The renowned face of the Setra brand is under constant development
Tradition and authenticity make a significant contribution to design
The design underpins the classic Setra brand values
Designers visualise future design idioms
Close co-operation between Development and Sales
Continual project supervision right up to the market launch
Setra customers know that the touring coach they are travelling in meets all legal requirements, boasts exclusive comfort-increasing equipment and brings the driver and passengers to their destination in the highest possible level of safety. This is, in part, thanks to the designers at EvoBus Development, a Daimler brand that has always been known for its uniqueness in the branch, not to mention its unmistakably liberal style; EvoBus are thus able to complement the classic Setra values of comfort, value, quality and customer-oriented variance.
Right from the very first sketch, the top priority of the designers from the Daimler Buses development team is to combine the functionality of a new Setra bus with an extraordinary appearance and thus set the scene for a strong brand presence.
“Our aim is to continue developing the appearance of the renowned Setra brand from series to series, without losing sight of tradition while at the same time building a bridge between what has already been achieved and what it yet to be explored,” explains Mathias Lenz, Head of Design at Daimler Buses. Head of the Design department in Neu-Ulm since 2010, Lenz explains that it is not just a case of being allowed to continue using existing ideas, rather a necessity: “Setra buses represent evolution”. At an early stage of the development, the six designers incorporate form-based ideas into the conceptual design work, thereby turning on its head the universally accepted design principle of “form follows function”, according to which the design is derived from the intended function.
Design work starts with a so-called “package” from the Development department. These clearly defined specifications include, among other things, the dimensional concept and the new technical objectives that must be met by using an effective modular design concept as a large number of common parts guarantees cost-effective bus production, despite a wide range of vehicle variants being available.
A brand which generates passion
In their creative work, not only do the designers incorporate current European legislation concerning safety systems and the reduction of exhaust gases, but also the ideas and requirements of the Setra Sales department. Another top priority here is thus a clear definition of the three relevant target groups: companies, drivers and passengers. Mathias Lenz explains: “While the future operator seeks an attractive, high-performance product with high value retention, the focus of the driver is on reliability and functionality. The priorities of the passengers are comfort and convenience.” It goes without saying that all three look for a safe vehicle whose quality and appearance illicit a sense of pride. After all, the design of the bus represents the Setra brand, which must in turn demonstrate the Setra values in the European bus market as well as generate a passionate response from the industry. The buses from the Neu-Ulm production site thus need to satisfy the current demands of operators and, at the same time, plant a seed for future generations.
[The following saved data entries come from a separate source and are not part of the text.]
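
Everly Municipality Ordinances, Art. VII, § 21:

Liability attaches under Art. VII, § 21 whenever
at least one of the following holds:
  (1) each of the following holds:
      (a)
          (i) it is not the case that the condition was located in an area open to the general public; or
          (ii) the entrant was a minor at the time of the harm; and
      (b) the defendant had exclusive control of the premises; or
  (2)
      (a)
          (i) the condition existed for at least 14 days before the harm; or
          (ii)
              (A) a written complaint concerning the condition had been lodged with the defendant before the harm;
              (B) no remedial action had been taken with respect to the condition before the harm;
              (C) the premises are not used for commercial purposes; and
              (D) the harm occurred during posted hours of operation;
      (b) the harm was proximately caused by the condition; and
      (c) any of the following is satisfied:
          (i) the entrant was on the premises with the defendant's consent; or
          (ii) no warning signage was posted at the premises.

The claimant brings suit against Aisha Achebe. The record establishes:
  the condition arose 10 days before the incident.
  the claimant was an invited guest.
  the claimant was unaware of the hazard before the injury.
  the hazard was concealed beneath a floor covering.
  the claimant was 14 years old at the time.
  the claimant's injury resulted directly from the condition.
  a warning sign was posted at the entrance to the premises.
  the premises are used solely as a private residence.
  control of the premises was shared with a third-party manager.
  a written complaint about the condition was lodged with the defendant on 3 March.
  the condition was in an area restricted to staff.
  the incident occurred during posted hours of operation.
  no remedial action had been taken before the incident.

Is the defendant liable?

(i) not (public area) — holds.
(ii) entrant a minor — holds.
(a): T OR T → true.
(b) exclusive control — not satisfied.
(1): T AND F → false.
(i) condition ≥14 days old — not satisfied.
(A) complaint lodged — met.
(B) no remedial action — met.
(C) not (commercial use) — satisfied.
(D) during posted hours — met.
(ii): T AND T AND T AND T → true.
So (a) is satisfied (F OR T).
(b) proximate cause — holds.
(i) consent to enter — met.
(ii) no signage posted — not met.
(c) = T OR F = true.
So (2) is satisfied (T AND T AND T).
Overall = F OR T = true.

Yes — liable.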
In order to be able to answer tomorrow’s questions today, the designers open their eyes and ears to the world, visiting trade fairs and meeting with bus companies and associations. With their flair for future trends, they are able to establish a sound knowledge base. As Mathias Lenz explains, “there are no short-term trends in the bus industry.” Despite having a very independent appearance, every Setra vehicle is harmoniously incorporated into the overall product family. In the first instance, this is achieved by distinctive style features and key elements which communicate the same identity across the entire portfolio, but at the same time, each bus additionally displays a very individual design idiom.
From the sketch to the design freeze
Completion of the design development process takes one year, from the first sketch to the design freeze. Once the design data has been approved by the Management Board at Daimler Buses, the data for the new bus is “frozen” for subsequent development stages and subsequent modifications to the design cannot be made.
During a design meeting lasting several days and generally held at a neutral location outside of the Neu-Ulm Development Centre, the entire team gets started on sketching initial ideas and suggestions. In addition to pencils and paper, the technical specifications and samples from the current product portfolio are all that is available. What results is a multitude of design ideas which the group sort at a later stage. Mathias Lenz: “We basically assemble the initial bouquets from a meadow full of colourful flowers.” Initial discussions with the relevant project managers from Development follow, as well as with the employees from Brand Sales. There are then three final concepts to choose from, which require further elaboration and rendering. Rendering involves the generation of a sophisticated sketch using computer graphics, providing an initial impression of the material, size and shape of the new bus.
This virtual design process grants designers quick and simple access, facilitating speedy verification and alignment of the current data by the relevant development engineers. Mathias Lenz: “As the design of the new bus progresses, this synchronous collaboration within the individual development areas is very important for achieving solid results without any great loss of time.”
This constant exchange takes place from the beginning of every process step, for example, during the tests carried out in the Daimler wind tunnel in Stuttgart-Untertürkheim, where designers and aerodynamic engineers make subtle adjustments to a 1:4-scale clay model which can be easily moulded. The aerodynamic airflow guarantees a reduction in fuel consumption and thus represents an important aspect of economic efficiency. It gives designers the opportunity to create a vehicle “face” with very distinctive features.
Following the subsequent photometric scanning of the model, the data obtained is incorporated into the existing data model.
For a 3D representation, the data models are prepared as a realistic model, which can be rotated in real time and which serves as the basis for the final decision regarding the design freeze.
Basis for tool manufacture
Even after the go-ahead has been given for the design freeze by management at Daimler, minimal changes may still be made in agreement with Testing and Production. The model is also used as a basis for prototype construction, after which the tool manufacture data can be passed on to the relevant suppliers. The work of the designers doesn’t end there, however, with Mathias Lenz and his team involved in all further development processes, from the exterior to the interior, from market presentation to the start of series production.
It is not just the design idiom that plays a central role in the overall design process, but also colour, material, surface finishing and treatment. With these “trim and colour” aspects, the internationally active design team uses their expertise to provide every new Setra touring bus with a clear identity.